Written by Music

Greatest British Albums

Observer Music Monthly published their list of the hundred greatest British Albums of all time yesterday. The list was compiled by critics, industry figures and pop stars.
The Stone Roses came out top, although I’d argue that this was really down to the age of the average rock/pop journalist and/or pop stars. The list of contributors is here. It’s worth noting that no album from before 1965 is on the list – and Blur’s Alex James wrote an interesting piece in the magazine about what was missing and possible reasons.

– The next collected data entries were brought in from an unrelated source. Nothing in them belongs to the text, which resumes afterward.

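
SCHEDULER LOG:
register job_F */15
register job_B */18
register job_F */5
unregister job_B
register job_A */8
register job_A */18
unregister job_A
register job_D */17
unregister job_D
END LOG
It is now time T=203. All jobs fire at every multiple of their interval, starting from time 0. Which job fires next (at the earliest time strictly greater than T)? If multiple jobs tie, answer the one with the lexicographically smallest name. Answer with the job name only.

Answer: job_F

Derivation:
Op 1: register job_F */15 -> active={job_F:*/15}
Op 2: register job_B */18 -> active={job_B:*/18, job_F:*/15}
Op 3: register job_F */5 -> active={job_B:*/18, job_F:*/5}
Op 4: unregister job_B -> active={job_F:*/5}
Op 5: register job_A */8 -> active={job_A:*/8, job_F:*/5}
Op 6: register job_A */18 -> active={job_A:*/18, job_F:*/5}
Op 7: unregister job_A -> active={job_F:*/5}
Op 8: register job_D */17 -> active={job_D:*/17, job_F:*/5}
Op 9: unregister job_D -> active={job_F:*/5}
  job_F: interval 5, next fire after T=203 is 205
Earliest = 205, winner (lex tiebreak) = job_F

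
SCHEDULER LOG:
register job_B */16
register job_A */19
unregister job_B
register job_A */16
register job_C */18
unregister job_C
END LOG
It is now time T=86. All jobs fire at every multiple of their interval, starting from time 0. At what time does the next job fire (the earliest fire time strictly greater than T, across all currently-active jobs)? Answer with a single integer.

Op 1: register job_B */16 -> active={job_B:*/16}
Op 2: register job_A */19 -> active={job_A:*/19, job_B:*/16}
Op 3: unregister job_B -> active={job_A:*/19}
Op 4: register job_A */16 -> active={job_A:*/16}
Op 5: register job_C */18 -> active={job_A:*/16, job_C:*/18}
Op 6: unregister job_C -> active={job_A:*/16}
  job_A: interval 16, next fire after T=86 is 96
Earliest fire time = 96 (job job_A)

Answer: 96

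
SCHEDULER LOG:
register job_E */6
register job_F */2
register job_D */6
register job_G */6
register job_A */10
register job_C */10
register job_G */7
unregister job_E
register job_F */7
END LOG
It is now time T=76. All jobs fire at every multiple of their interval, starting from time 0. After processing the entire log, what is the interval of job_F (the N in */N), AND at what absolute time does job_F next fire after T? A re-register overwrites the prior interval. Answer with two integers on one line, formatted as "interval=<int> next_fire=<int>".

Op 1: register job_E */6 -> active={job_E:*/6}
Op 2: register job_F */2 -> active={job_E:*/6, job_F:*/2}
Op 3: register job_D */6 -> active={job_D:*/6, job_E:*/6, job_F:*/2}
Op 4: register job_G */6 -> active={job_D:*/6, job_E:*/6, job_F:*/2, job_G:*/6}
Op 5: register job_A */10 -> active={job_A:*/10, job_D:*/6, job_E:*/6, job_F:*/2, job_G:*/6}
Op 6: register job_C */10 -> active={job_A:*/10, job_C:*/10, job_D:*/6, job_E:*/6, job_F:*/2, job_G:*/6}
Op 7: register job_G */7 -> active={job_A:*/10, job_C:*/10, job_D:*/6, job_E:*/6, job_F:*/2, job_G:*/7}
Op 8: unregister job_E -> active={job_A:*/10, job_C:*/10, job_D:*/6, job_F:*/2, job_G:*/7}
Op 9: register job_F */7 -> active={job_A:*/10, job_C:*/10, job_D:*/6, job_F:*/7, job_G:*/7}
Final interval of job_F = 7
Next fire of job_F after T=76: (76//7+1)*7 = 77

Answer: interval=7 next_fire=77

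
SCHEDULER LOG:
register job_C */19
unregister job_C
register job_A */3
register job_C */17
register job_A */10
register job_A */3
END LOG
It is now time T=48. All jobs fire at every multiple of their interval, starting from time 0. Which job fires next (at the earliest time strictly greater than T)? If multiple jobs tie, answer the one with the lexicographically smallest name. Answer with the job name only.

Answer: job_A

Derivation:
Op 1: register job_C */19 -> active={job_C:*/19}
Op 2: unregister job_C -> active={}
Op 3: register job_A */3 -> active={job_A:*/3}
Op 4: register job_C */17 -> active={job_A:*/3, job_C:*/17}
Op 5: register job_A */10 -> active={job_A:*/10, job_C:*/17}
Op 6: register job_A */3 -> active={job_A:*/3, job_C:*/17}
  job_A: interval 3, next fire after T=48 is 51
  job_C: interval 17, next fire after T=48 is 51
Earliest = 51, winner (lex tiebreak) = job_A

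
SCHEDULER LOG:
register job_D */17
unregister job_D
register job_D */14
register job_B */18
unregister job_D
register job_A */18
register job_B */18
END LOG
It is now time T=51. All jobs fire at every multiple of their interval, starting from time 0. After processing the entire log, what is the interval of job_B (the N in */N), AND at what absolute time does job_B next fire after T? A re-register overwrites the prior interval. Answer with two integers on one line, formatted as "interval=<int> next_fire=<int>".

Answer: interval=18 next_fire=54

Derivation:
Op 1: register job_D */17 -> active={job_D:*/17}
Op 2: unregister job_D -> active={}
Op 3: register job_D */14 -> active={job_D:*/14}
Op 4: register job_B */18 -> active={job_B:*/18, job_D:*/14}
Op 5: unregister job_D -> active={job_B:*/18}
Op 6: register job_A */18 -> active={job_A:*/18, job_B:*/18}
Op 7: register job_B */18 -> active={job_A:*/18, job_B:*/18}
Final interval of job_B = 18
Next fire of job_B after T=51: (51//18+1)*18 = 54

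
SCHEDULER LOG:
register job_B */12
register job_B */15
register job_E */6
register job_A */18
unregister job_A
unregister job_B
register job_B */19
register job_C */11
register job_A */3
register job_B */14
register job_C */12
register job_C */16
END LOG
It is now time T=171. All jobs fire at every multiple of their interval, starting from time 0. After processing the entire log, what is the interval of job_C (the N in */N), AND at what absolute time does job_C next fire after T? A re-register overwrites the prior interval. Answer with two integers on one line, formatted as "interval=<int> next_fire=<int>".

Answer: interval=16 next_fire=176

Derivation:
Op 1: register job_B */12 -> active={job_B:*/12}
Op 2: register job_B */15 -> active={job_B:*/15}
Op 3: register job_E */6 -> active={job_B:*/15, job_E:*/6}
Op 4: register job_A */18 -> active={job_A:*/18, job_B:*/15, job_E:*/6}
Op 5: unregister job_A -> active={job_B:*/15, job_E:*/6}
Op 6: unregister job_B -> active={job_E:*/6}
Op 7: register job_B */19 -> active={job_B:*/19, job_E:*/6}
Op 8: register job_C */11 -> active={job_B:*/19, job_C:*/11, job_E:*/6}
Op 9: register job_A */3 -> active={job_A:*/3, job_B:*/19, job_C:*/11, job_E:*/6}
Op 10: register job_B */14 -> active={job_A:*/3, job_B:*/14, job_C:*/11, job_E:*/6}
Op 11: register job_C */12 -> active={job_A:*/3, job_B:*/14, job_C:*/12, job_E:*/6}
Op 12: register job_C */16 -> active={job_A:*/3, job_B:*/14, job_C:*/16, job_E:*/6}
Final interval of job_C = 16
Next fire of job_C after T=171: (171//16+1)*16 = 176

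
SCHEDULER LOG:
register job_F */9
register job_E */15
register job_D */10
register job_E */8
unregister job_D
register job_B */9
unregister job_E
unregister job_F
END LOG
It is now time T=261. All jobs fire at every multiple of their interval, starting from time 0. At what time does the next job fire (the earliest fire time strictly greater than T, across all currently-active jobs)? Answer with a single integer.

Op 1: register job_F */9 -> active={job_F:*/9}
Op 2: register job_E */15 -> active={job_E:*/15, job_F:*/9}
Op 3: register job_D */10 -> active={job_D:*/10, job_E:*/15, job_F:*/9}
Op 4: register job_E */8 -> active={job_D:*/10, job_E:*/8, job_F:*/9}
Op 5: unregister job_D -> active={job_E:*/8, job_F:*/9}
Op 6: register job_B */9 -> active={job_B:*/9, job_E:*/8, job_F:*/9}
Op 7: unregister job_E -> active={job_B:*/9, job_F:*/9}
Op 8: unregister job_F -> active={job_B:*/9}
  job_B: interval 9, next fire after T=261 is 270
Earliest fire time = 270 (job job_B)

Answer: 270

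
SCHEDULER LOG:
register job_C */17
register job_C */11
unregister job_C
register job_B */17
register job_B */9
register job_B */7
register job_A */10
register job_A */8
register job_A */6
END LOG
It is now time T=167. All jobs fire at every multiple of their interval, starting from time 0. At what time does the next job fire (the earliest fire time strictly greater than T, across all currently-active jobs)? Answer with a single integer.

Answer: 168

Derivation:
Op 1: register job_C */17 -> active={job_C:*/17}
Op 2: register job_C */11 -> active={job_C:*/11}
Op 3: unregister job_C -> active={}
Op 4: register job_B */17 -> active={job_B:*/17}
Op 5: register job_B */9 -> active={job_B:*/9}
Op 6: register job_B */7 -> active={job_B:*/7}
Op 7: register job_A */10 -> active={job_A:*/10, job_B:*/7}
Op 8: register job_A */8 -> active={job_A:*/8, job_B:*/7}
Op 9: register job_A */6 -> active={job_A:*/6, job_B:*/7}
  job_A: interval 6, next fire after T=167 is 168
  job_B: interval 7, next fire after T=167 is 168
Earliest fire time = 168 (job job_A)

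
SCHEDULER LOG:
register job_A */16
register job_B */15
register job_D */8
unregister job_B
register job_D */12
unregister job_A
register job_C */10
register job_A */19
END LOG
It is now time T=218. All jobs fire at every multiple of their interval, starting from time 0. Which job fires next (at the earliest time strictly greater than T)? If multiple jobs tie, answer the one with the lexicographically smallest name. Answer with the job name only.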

I suppose the big thing is to see how many of these “essential” albums you actually have. Well, I’ve been through the list and can proudly confirm that I have only seven of them. In order they are:
The Hounds of Love – Kate Bush (22)
OK Computer – Radiohead (24)
Lexicon of Love – ABC (42)
Parklife – Blur (76)
Dusty in Memphis (77)
Behaviour – Pet Shop Boys (94)
Sweet Dreams – Eurythmics (100)
So let’s look at the exceptions. Noting in the top 20? Well there’s plenty of Rolling Stones, who I’ve no real time for, and lots of Beatles, who I have plenty of time for, but who charge a fortune for their CDs. I’m not paying premium prices for this work, so I therefore have none of their albums. I don’t own any Bowie, Zeppelin or Oasis. No Who, Jam or John Lennon. No Joy Division, Clash or Van Morrison. If I did, I’d have more.
Still I’m glad that there’s not more recent stuff. If these albums truly are classics, then they can’t become that within a year or two of their releases.
I’d love to see this exercise again in ten years’ time to see how tastes have changed.